Und das war es noch nicht mit den schlechten Nachrichten für Drake: Am Dienstag kam nämlich auch eine überraschende Antwort von Kendrick Lamar. Unter dem Titel „Euphoria“ veröffentlichte der Rapper einen sechs-minütigen Disstrack, der nicht nur viele Sticheleien von Drake beantwortet, sondern auch noch das ein oder andere neue Fass aufmacht.
Aua, oh-oh, Kendrick ist sauer
So holt Kendrick einen der dunkelsten Punkte in Drakes Karriere nochmal ans Tageslicht: „The Story of Adidon“, der verheerende Disstrack, mit dem Pusha T 2018 die Welt mit Drakes zuvor verheimlichtem Sohn bekannt machte. Auch Kenrick reitet jetzt erneut auf Drakes angeblich mangelhaften Vater-Qualitäten rum. In „Euphoria“ geht es außerdem immer wieder um Drakes Bezug zur schwarzen Community, den Kendrick Lamar ihm abspricht: „How many more fairytale stories ’bout your life till we had enough? / How many more Black features till you finally feel that you’re Black enough?”. Auch J. Cole, der den Ring ja eigentlich eigenhändig verlassen hat, wird von Kendrick zurückgeschleift und kriegt einige Zeilen ab.
Noch ein Ass im Ärmel
Seither überschlagen sich die Ereignisse regelrecht. Bevor Drake auf „Euphoria“ reagieren konnte, legte Kendrick Lamar am vergangenen Freitag nochmal nach und veröffentlichte mit „6:16 in LA“ einen weiteren Disstrack. Dass es so kommen wurde, hatte er bereits zwischen den Zeilen angedeutet: „’Back To Back‘, I like that record / I’ma get back to that, for the record“. Ein spöttisches Lob für Drakes Song „Back to Back“, der damals im Beef mit Meek Mill im Doppelpack mit einem weiteren Diss erschien. Auch der Titel ist eine Anspielung auf seinen Widersacher Drake, der schon seit Jahren auf jedem Projekt einen Songtitel aus einer Kombination aus Ort und Zeit bastelt.

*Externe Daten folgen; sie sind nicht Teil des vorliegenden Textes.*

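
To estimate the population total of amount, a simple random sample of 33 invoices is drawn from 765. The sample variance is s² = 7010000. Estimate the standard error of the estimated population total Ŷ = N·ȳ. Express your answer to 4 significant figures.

344900

Var(Ŷ) = N²·Var(ȳ) = N²·(1 − n/N)·s²/n.
f = 33/765 = 0.04313725; Var(ȳ) = 0.95686275·7010000/33 = 203260.84.
Var(Ŷ) = 765² · 203260.84 = 1.1895333 × 10^11.
SE(Ŷ) = √(1.1895333 × 10^11) = 344900.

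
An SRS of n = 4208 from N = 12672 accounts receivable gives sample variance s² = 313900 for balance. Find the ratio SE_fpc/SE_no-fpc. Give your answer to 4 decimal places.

0.8173

f = n/N = 4208/12672 = 0.33207071.
SE_no-fpc = √(s²/n) = 8.636898; SE_fpc = √((1−f)s²/n) = 7.0586726.
Ratio = √(1−f) = 0.81726941.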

Ein historisches Wochenende für Rap
„Back to Back“ gibt auch für den weiteren Verlauf des Beefs den Ton an, denn aus dem Schlagabtausch wurde im Verlauf des ersten Mai-Wochenendes ein regelrechter Blitzkrieg. Auf „6:16 in LA“ antwortet Drake mit dem beinahe achtminütigen Song „Family Matters“, in dem er Kendrick unter anderem unterstellt, handgreiflich gegenüber seiner eigenen Frau geworden zusein.
Hat Drake eine 11-jährige Tochter?
Innerhalb von wenigen Stunden reagiert Kendrick Lamar – und lässt den Beef mit seinem Song „Meet The Grahams“ weiter eskalieren. Er adressiert die verschiedenen Mitglieder in Drakes Familie und bemitleidet sie regelrecht für ihre Verwandschaft. Dabei richtet er sich im dritten Part auch an Drakes 11-jährige Tochter – von der die Welt bis zu diesem Zeitpunkt allerdings nichts wusste. Auch seinen Sohn Adonis hat Drake lange geheim gehalten, bis dessen Existenz von Pusha T geleaked wurde. Trotzdem streitet der Kanadier diese Behauptungen wenig später in einer Instagram-Story ab.
„Certified lover boy, certified pedophile“
Wieder geht Kendrick Lamar „Back to back“ und veröffentlicht ohne eine Antwort von Drake den Song „Not Like Us“. Was er in den vorherigen Disstracks nur unterschwellig angedeutet hatte, spricht er hier als expliziten Vorwurf aus: „Certified lover boy, certified pedophile“. Schon länger bestehen solche Gerüchte um Drake und sein Verhältnis zu jungen, prominenten Frauen an der Schwelle zum Erwachsenenalter – so konkret wurden sie allerdings noch nie ausformuliert. Darüber hinaus zieht Kendrick Lamar noch weitere Namen wie Quavo, 21 Savage und 2 Chainz in den Beef hinein und behauptet, dass Drake diese nur nutze, um sich Street Credibility aufzubauen.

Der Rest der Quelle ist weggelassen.